Por fim, esta concentração extrema de recursos está a corroer a democracia. Os autores alertam para o surgimento de um sistema partidário de elites múltiplas. A do dinheiro, mais à direita, influencia a política com o seu capital. A do saber, mais à esquerda, já afastada da classe operária, influencia-a com o seu prestígio. Juntas, dividem o domínio político.

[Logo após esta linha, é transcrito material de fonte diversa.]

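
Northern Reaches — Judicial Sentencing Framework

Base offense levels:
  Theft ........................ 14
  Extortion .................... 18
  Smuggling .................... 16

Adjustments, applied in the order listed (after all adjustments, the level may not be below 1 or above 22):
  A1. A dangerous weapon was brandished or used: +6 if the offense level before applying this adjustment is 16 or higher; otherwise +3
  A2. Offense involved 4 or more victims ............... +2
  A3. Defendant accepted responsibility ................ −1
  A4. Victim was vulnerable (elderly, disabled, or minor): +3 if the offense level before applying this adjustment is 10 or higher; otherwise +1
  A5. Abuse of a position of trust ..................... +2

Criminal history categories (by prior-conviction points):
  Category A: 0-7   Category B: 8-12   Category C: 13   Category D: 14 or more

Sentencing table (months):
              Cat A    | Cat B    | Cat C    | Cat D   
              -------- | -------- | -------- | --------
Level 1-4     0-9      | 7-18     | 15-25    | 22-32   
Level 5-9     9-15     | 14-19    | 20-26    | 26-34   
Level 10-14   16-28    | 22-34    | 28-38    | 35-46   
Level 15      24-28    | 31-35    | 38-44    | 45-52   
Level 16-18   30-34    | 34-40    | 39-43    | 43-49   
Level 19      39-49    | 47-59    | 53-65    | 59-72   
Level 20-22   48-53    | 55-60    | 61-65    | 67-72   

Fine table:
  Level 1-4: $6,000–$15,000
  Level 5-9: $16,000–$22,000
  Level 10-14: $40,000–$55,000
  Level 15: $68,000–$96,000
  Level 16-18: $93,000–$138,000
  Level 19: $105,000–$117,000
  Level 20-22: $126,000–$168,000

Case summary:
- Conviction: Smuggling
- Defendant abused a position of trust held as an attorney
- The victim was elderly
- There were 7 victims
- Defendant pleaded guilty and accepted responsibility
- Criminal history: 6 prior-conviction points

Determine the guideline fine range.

Base offense level for smuggling: 16.
A1 does not apply.
A2 applies: 16 + 2 = 18.
A3 applies: 18 − 1 = 17.
A4 applies (level before this adjustment is 17 ≥ 10, so +3): 17 + 3 = 20.
A5 applies: 20 + 2 = 22.
Final offense level: 22.
Level 22 falls in the 20-22 band.
Fine table: Level 20-22 → $126,000–$168,000.

$126,000–$168,000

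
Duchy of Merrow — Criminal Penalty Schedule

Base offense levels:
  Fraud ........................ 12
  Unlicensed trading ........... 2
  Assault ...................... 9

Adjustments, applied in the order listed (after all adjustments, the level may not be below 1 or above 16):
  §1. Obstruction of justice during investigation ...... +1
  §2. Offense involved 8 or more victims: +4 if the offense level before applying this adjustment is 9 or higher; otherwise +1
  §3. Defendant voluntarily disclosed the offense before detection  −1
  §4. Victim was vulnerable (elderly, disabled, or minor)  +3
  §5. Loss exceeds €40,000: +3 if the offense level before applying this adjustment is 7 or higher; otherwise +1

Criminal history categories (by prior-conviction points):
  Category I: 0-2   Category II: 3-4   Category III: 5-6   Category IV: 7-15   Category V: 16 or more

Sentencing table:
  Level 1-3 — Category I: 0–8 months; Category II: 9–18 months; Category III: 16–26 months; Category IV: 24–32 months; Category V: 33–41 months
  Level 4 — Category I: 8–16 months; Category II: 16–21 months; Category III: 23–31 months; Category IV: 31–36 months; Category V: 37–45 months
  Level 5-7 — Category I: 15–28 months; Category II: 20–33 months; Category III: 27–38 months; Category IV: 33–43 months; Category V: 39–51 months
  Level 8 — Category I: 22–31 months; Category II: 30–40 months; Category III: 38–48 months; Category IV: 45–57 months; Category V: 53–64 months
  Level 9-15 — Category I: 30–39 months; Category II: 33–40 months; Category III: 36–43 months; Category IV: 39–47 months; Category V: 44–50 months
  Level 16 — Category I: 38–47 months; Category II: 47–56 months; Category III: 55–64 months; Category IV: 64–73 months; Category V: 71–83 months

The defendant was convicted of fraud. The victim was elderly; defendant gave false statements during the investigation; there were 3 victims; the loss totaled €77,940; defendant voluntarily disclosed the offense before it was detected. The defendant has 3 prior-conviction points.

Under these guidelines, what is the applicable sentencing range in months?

Base offense level for fraud: 12.
§1 applies: 12 + 1 = 13.
§3 applies: 13 − 1 = 12.
§4 applies: 12 + 3 = 15.
§5 applies (level before this adjustment is 15 ≥ 7, so +3): 15 + 3 = 18.
Level 18 exceeds the maximum of 16; capped at 16.
Final offense level: 16.
Criminal history: 3 prior points → Category II (3-4).
Level 16 falls in the 16 band.
Grid: Level 16 × Category II = 47-56 months.

47-56 months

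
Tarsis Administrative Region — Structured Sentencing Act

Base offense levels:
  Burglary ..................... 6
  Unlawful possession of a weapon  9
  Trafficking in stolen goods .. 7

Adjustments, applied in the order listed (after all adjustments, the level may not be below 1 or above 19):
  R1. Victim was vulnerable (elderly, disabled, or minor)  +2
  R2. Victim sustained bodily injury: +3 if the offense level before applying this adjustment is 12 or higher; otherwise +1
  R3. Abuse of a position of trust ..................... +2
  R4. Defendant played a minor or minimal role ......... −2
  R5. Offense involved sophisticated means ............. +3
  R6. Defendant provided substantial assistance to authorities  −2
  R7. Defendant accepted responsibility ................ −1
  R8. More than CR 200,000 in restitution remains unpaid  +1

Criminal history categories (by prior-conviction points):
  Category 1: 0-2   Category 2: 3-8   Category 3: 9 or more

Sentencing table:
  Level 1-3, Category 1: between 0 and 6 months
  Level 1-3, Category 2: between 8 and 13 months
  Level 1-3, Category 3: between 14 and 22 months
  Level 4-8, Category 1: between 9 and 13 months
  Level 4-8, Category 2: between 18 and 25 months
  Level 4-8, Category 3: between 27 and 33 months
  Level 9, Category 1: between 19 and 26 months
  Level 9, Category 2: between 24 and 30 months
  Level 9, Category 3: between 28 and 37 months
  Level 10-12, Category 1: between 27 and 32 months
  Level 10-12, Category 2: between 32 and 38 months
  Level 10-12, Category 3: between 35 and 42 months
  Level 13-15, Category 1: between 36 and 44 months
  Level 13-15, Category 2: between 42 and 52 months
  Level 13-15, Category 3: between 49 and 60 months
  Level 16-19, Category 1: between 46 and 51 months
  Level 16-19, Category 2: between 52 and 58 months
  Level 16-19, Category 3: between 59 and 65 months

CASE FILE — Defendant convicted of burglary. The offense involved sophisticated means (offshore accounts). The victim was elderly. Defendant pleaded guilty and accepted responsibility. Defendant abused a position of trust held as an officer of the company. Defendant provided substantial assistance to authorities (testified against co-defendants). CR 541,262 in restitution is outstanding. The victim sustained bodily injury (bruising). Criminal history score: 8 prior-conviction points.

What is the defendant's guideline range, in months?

32-38 months

Base offense level for burglary: 6.
R1 applies: 6 + 2 = 8.
R2 applies (level before this adjustment is 8 < 12, so +1): 8 + 1 = 9.
R3 applies: 9 + 2 = 11.
R5 applies: 11 + 3 = 14.
R6 applies: 14 − 2 = 12.
R7 applies: 12 − 1 = 11.
R8 applies: 11 + 1 = 12.
Final offense level: 12.
Criminal history: 8 prior points → Category 2 (3-8).
Level 12 falls in the 10-12 band.
Grid: Level 10-12 × Category 2 = 32-38 months.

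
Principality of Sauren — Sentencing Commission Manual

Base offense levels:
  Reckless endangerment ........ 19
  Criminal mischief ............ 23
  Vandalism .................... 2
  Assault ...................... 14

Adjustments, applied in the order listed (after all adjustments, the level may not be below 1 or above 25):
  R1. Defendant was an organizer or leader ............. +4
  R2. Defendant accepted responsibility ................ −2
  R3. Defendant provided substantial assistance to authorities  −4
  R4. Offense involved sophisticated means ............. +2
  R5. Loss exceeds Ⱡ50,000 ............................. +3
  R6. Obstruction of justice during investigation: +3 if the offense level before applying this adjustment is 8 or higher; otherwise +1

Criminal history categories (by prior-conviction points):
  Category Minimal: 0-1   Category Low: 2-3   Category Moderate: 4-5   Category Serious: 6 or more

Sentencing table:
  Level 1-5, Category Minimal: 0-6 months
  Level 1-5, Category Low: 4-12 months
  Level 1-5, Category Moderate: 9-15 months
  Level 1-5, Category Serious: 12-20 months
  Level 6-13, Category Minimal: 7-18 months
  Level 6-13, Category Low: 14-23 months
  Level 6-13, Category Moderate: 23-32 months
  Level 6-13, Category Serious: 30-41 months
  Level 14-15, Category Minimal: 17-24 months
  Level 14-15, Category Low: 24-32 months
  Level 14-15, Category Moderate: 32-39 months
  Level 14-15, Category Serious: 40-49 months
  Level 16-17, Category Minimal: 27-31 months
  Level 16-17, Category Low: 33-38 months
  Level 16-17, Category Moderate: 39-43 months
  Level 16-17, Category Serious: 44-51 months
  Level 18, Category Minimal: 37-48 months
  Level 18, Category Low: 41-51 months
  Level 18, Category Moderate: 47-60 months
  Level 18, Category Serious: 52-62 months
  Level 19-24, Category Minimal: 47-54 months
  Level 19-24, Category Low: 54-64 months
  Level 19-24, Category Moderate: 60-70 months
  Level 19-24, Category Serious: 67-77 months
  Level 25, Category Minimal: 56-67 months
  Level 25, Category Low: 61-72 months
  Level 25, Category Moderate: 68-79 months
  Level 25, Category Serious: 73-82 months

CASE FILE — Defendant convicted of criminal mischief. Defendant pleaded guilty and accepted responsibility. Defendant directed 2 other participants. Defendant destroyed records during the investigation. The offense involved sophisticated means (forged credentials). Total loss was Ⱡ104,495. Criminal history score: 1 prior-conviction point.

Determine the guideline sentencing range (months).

Base offense level for criminal mischief: 23.
R1 applies: 23 + 4 = 27.
R2 applies: 27 − 2 = 25.
R4 applies: 25 + 2 = 27.
R5 applies: 27 + 3 = 30.
R6 applies (level before this adjustment is 30 ≥ 8, so +3): 30 + 3 = 33.
Level 33 exceeds the maximum of 25; capped at 25.
Final offense level: 25.
Criminal history: 1 prior point → Category Minimal (0-1).
Level 25 falls in the 25 band.
Grid: Level 25 × Category Minimal = 56-67 months.

56-67 months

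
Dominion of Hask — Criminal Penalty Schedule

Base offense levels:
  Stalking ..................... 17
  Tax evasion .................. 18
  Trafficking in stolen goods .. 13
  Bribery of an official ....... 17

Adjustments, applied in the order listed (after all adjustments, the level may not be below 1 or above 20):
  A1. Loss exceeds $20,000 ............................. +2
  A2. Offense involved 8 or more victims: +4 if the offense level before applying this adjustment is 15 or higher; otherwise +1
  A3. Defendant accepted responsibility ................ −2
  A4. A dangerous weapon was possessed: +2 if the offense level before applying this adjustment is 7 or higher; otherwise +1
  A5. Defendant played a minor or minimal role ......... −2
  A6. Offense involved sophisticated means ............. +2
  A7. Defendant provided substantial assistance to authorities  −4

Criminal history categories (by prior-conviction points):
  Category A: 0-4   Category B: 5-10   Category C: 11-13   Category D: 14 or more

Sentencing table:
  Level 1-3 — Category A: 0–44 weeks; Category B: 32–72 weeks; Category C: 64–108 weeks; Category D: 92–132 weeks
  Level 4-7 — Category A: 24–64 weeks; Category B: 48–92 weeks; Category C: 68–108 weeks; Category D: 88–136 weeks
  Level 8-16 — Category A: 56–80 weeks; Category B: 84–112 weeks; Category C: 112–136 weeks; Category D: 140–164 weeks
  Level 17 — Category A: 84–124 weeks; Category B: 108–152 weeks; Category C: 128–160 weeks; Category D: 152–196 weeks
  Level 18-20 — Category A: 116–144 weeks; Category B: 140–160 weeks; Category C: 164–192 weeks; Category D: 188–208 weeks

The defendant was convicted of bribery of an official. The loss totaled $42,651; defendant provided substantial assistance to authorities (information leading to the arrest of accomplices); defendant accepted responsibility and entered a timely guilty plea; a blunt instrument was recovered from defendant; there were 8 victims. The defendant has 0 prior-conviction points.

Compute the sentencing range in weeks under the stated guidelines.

116-144 weeks

Base offense level for bribery of an official: 17.
A1 applies: 17 + 2 = 19.
A2 applies (level before this adjustment is 19 ≥ 15, so +4): 19 + 4 = 23.
A3 applies: 23 − 2 = 21.
A4 applies (level before this adjustment is 21 ≥ 7, so +2): 21 + 2 = 23.
A5 does not apply.
A7 applies: 23 − 4 = 19.
Final offense level: 19.
Criminal history: 0 prior points → Category A (0-4).
Level 19 falls in the 18-20 band.
Grid: Level 18-20 × Category A = 116-144 weeks.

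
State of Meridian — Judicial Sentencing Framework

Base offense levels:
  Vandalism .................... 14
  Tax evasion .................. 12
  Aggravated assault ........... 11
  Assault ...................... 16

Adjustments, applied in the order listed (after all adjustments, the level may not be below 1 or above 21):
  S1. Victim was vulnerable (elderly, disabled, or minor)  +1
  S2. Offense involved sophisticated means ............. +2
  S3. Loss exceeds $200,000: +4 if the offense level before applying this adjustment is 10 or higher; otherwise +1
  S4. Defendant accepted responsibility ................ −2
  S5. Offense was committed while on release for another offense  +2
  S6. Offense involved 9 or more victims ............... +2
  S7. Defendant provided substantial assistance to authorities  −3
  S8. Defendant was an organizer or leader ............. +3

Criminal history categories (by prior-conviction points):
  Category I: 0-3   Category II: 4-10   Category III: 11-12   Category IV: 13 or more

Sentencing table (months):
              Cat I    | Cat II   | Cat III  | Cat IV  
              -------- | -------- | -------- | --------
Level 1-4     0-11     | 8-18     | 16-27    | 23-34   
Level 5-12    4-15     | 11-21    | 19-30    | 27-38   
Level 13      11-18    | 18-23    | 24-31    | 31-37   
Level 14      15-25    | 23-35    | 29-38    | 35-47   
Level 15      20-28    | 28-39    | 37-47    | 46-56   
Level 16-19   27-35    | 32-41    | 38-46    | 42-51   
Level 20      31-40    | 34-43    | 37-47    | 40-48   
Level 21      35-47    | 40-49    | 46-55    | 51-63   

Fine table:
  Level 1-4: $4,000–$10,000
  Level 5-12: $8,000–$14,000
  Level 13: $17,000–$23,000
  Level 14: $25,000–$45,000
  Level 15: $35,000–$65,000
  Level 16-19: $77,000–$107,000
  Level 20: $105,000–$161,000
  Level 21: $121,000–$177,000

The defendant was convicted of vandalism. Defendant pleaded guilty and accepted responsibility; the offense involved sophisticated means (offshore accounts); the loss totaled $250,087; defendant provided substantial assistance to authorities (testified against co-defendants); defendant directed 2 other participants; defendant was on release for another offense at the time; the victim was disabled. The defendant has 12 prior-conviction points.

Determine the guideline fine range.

$121,000–$177,000

Base offense level for vandalism: 14.
S1 applies: 14 + 1 = 15.
S2 applies: 15 + 2 = 17.
S3 applies (level before this adjustment is 17 ≥ 10, so +4): 17 + 4 = 21.
S4 applies: 21 − 2 = 19.
S5 applies: 19 + 2 = 21.
S6 does not apply.
S7 applies: 21 − 3 = 18.
S8 applies: 18 + 3 = 21.
Final offense level: 21.
Level 21 falls in the 21 band.
Fine table: Level 21 → $121,000–$177,000.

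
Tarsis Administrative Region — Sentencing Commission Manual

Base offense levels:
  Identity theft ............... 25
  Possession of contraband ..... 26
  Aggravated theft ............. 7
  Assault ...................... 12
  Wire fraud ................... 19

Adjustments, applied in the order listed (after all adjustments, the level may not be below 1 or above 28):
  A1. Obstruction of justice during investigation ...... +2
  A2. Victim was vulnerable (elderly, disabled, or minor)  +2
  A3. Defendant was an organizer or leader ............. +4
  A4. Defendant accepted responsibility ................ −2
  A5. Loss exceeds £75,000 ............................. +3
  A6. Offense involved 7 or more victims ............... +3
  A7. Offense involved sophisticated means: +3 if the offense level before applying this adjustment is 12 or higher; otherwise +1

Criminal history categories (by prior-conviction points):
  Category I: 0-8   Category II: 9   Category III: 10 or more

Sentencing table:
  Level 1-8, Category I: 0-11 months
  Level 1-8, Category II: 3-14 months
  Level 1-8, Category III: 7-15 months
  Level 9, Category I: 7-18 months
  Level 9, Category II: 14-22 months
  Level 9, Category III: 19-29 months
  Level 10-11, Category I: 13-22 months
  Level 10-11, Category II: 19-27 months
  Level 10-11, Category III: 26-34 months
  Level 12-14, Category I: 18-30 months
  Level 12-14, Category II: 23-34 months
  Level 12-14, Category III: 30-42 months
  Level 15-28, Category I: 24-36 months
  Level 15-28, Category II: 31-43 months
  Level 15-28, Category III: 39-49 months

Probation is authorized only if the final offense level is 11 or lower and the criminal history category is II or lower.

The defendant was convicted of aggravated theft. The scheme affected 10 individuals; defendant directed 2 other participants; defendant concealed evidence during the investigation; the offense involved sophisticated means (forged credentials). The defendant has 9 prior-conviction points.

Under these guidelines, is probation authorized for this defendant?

No

Base offense level for aggravated theft: 7.
A1 applies: 7 + 2 = 9.
A2 does not apply.
A3 applies: 9 + 4 = 13.
A5 does not apply.
A6 applies: 13 + 3 = 16.
A7 applies (level before this adjustment is 16 ≥ 12, so +3): 16 + 3 = 19.
Final offense level: 19.
Criminal history: 9 prior points → Category II (9).
Level 19 falls in the 15-28 band.
Grid: Level 15-28 × Category II = 31-43 months.
Probation check: level 19 > 11 and category II ≤ II → not eligible.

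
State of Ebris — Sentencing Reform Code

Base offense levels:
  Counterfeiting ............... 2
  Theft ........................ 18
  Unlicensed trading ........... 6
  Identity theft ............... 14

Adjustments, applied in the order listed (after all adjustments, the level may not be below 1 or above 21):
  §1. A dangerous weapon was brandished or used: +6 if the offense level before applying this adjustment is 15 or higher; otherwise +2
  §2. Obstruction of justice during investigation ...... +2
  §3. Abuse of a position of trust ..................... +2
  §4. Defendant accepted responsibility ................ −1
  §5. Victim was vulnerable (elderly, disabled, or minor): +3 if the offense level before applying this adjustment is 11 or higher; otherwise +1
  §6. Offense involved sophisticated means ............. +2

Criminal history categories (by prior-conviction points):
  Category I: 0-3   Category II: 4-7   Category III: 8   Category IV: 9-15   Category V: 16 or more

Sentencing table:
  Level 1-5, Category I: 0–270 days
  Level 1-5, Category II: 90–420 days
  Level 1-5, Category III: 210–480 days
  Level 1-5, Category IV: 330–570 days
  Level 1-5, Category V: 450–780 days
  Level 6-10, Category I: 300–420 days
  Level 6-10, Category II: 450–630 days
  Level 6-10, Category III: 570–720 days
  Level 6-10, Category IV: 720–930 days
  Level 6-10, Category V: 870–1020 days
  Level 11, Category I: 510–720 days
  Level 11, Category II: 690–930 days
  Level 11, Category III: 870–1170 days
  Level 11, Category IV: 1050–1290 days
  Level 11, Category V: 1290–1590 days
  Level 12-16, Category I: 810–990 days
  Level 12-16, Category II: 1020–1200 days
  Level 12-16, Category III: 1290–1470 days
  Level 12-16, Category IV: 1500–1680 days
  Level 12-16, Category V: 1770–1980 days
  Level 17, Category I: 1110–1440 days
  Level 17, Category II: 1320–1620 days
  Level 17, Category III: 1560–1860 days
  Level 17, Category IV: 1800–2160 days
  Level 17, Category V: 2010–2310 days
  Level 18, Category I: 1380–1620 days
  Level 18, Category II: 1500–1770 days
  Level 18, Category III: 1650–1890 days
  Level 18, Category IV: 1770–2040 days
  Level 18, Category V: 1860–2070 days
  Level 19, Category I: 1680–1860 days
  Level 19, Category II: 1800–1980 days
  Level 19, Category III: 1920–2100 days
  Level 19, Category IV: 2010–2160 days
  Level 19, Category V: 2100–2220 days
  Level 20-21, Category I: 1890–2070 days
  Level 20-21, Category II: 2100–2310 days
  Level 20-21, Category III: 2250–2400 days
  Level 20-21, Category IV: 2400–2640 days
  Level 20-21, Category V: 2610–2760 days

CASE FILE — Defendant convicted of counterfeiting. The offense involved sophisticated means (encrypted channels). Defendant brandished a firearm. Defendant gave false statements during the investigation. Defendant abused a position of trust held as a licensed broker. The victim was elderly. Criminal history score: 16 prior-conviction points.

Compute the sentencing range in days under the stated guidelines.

1290-1590 days

Base offense level for counterfeiting: 2.
§1 applies (level before this adjustment is 2 < 15, so +2): 2 + 2 = 4.
§2 applies: 4 + 2 = 6.
§3 applies: 6 + 2 = 8.
§4 does not apply.
§5 applies (level before this adjustment is 8 < 11, so +1): 8 + 1 = 9.
§6 applies: 9 + 2 = 11.
Final offense level: 11.
Criminal history: 16 prior points → Category V (16+).
Level 11 falls in the 11 band.
Grid: Level 11 × Category V = 1290-1590 days.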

Sem voz nas urnas e sem euros na carteira, aos trabalhadores resta a exclusão.

Um pedido ao Pai Natal

No dia 25 de Dezembro, perante a realidade exposta pela ciência, se realmente importa honrar o espírito cristão, a verdadeira mensagem talvez não esteja apenas na caridade, mas na coragem de questionar por que razão a alguns sobra tanto, enquanto a tantos falta o essencial.

Se é mais fácil um camelo passar pelo buraco de uma agulha, cabe aos comuns, aos profissionais liberais e autónomos, aos professores e estudantes, aos médicos e enfermeiros, aos assistentes operacionais, trabalhadores do comércio e dos serviços, agricultores, pescadores e motoristas, aos advogados, magistrados, funcionários públicos, engenheiros, arquitectos, jornalistas, aos pequenos empresários, seus operários e a tantos outros – essa grande maioria, afinal – serem bastião da justiça na terra, em busca de mudança, da taxação das grandes fortunas e de uma verdadeira distribuição de renda.

Seja ele o Messias ou apenas um sábio, aquele que um dia andou pela Galileia nos ensinou que quem procura os seus próprios interesses nunca terá a vida verdadeira. Ele não veio trazer a paz, mas a espada. Essa mesma que pode ser usada para repartir o pão do mundo e reduzir uma desigualdade que deveria perturbar o sono de qualquer boa alma neste Natal.